Сказать по правде, когда мы были с ним вдвоем в камере, прежде чем к нам посадили парня из Отского леса, он вовсе не отказывался делиться. Просто об этом не было разговора. Разве я смел просить его хоть чем-нибудь поделиться со мной?

Мне в голову не приходило, что можно попросить его об этом. Выходит, он вовсе не отказывался делиться со мной. Просто он не делился – и все тут. Мы хлебали суп из железных мисок, вечно сальных и вообще сомнительной чистоты. Мы сидели друг против друга на наших железных койках и молча хлебали суп. Я старался растянуть еду как можно дольше. Крошечными глотками я отпивал жидкий бульон, стараясь подольше насладиться его вкусом, и хитрил, откладывая на закуску комочки, что иногда попадались в жидком бульоне. Но не так уж легко было хитрить и не так-то просто было растягивать удовольствие. Чтобы отвлечься от еды, чтобы только заставить себя есть помедленнее, я вспоминал всякие истории, иногда декламировал про себя «Морское кладбище», силясь ничего не забыть. Кстати сказать, мне это не удавалось. После слов «всё тленно на земле, и всё венчает прах» и перед концом стихотворения получался пропуск, который я был не в силах восстановить. Между словами «всё тленно на земле, и всё венчает прах» и заключительными «но ветер налетел, и снова надо жить» возникал пропуск, который память моя никак не могла восполнить. Я застывал на койке с ложкой в руке и силился вспомнить. Люди порой удивляются, когда, повязывая галстук или откупоривая пивную бутылку, я вдруг начинаю декламировать «Морское кладбище». Все дело в том, что я слишком часто читал про себя «Морское кладбище» в камере осерской тюрьмы, сидя напротив Рамайе. Пожалуй, это единственный случай, когда «Морское кладбище» для чего-то пригодилось. И наверняка первый случай, когда этот выспренний болван Валери сослужил кому-то службу. Но уловка моя не слишком помогала. Даже «в полуденных лучах сверканье женских тел» не отвлекало от голода. Уж очень мало супа нам давали. Всякий раз наступал момент, когда больше не оставалось супа. Супа больше не было, наверно, его вообще никогда не было. Я разглядывал пустую миску, выскребал ее вдоль и поперек, но делать было нечего – суп кончился. А Рамайе, тот съедал свой суп в один присест. Для него этот суп был просто развлечением, не больше. Под койкой он прятал целых два громадных картонных ящика, набитых всевозможной снедью. Он съедал свой суп в один присест и сразу же начинал рыгать. «Прошу прощения», – говорил он, поднося руку ко рту. И добавлял: «Это, знаешь ли, очень полезно». Каждый день одно и то же. Приходилось слушать, как он рыгает, а затем говорит: «Прошу прощения, это очень полезно», и сохранять спокойствие. Самое главное – сохранять спокойствие.

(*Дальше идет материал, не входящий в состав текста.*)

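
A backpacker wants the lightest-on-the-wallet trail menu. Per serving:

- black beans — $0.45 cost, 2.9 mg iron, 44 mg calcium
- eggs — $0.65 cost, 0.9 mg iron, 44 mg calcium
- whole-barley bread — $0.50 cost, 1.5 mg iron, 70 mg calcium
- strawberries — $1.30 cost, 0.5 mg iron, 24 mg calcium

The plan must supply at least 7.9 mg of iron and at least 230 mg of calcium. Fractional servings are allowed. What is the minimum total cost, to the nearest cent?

Check every corner: each single food scaled to meet both minima, and each pair solved so both constraints bind.
black beans only: max(7.9/2.9, 230/44) = 5.227 servings → $2.35.
eggs only: max(7.9/0.9, 230/44) = 8.778 servings → $5.71.
whole-barley bread only: max(7.9/1.5, 230/70) = 5.267 servings → $2.63.
strawberries only: max(7.9/0.5, 230/24) = 15.8 servings → $20.54.
black beans + eggs with both tight: 1.598 servings and 3.63 servings → $3.08.
black beans + whole-barley bread with both tight: 1.518 servings and 2.331 servings → $1.85.
black beans + strawberries with both tight: 1.567 servings and 6.71 servings → $9.43.
eggs + whole-barley bread with both targets exact would need a negative amount; discard.
eggs + strawberries: intersection lies outside the first quadrant.
whole-barley bread + strawberries with both targets exact would need a negative amount; discard.
So the least-cost plan costs $1.85.

$1.85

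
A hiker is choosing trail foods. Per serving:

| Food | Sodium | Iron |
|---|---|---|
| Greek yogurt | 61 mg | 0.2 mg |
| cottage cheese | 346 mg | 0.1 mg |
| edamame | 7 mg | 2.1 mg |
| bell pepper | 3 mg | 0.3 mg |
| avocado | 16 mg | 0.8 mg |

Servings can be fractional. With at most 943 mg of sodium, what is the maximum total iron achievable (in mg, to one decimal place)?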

– Я бы его удавил, – говорит парень из Семюра.

– Понятно, – отвечаю я, – я бы и сам охотно это сделал. – А когда же он набивал себе брюхо, – спрашивает парень из Семюра, – после супа, что ли?

– Нет, этим он занимался по ночам.

– Как так по ночам?

– Да вот так, по ночам.

– Но почему именно по ночам? – спрашивает парень из Семюра. – Он воображал, что я сплю, – говорю я.

– Вот дерьмо! – восклицает парень. – Я бы его удавил.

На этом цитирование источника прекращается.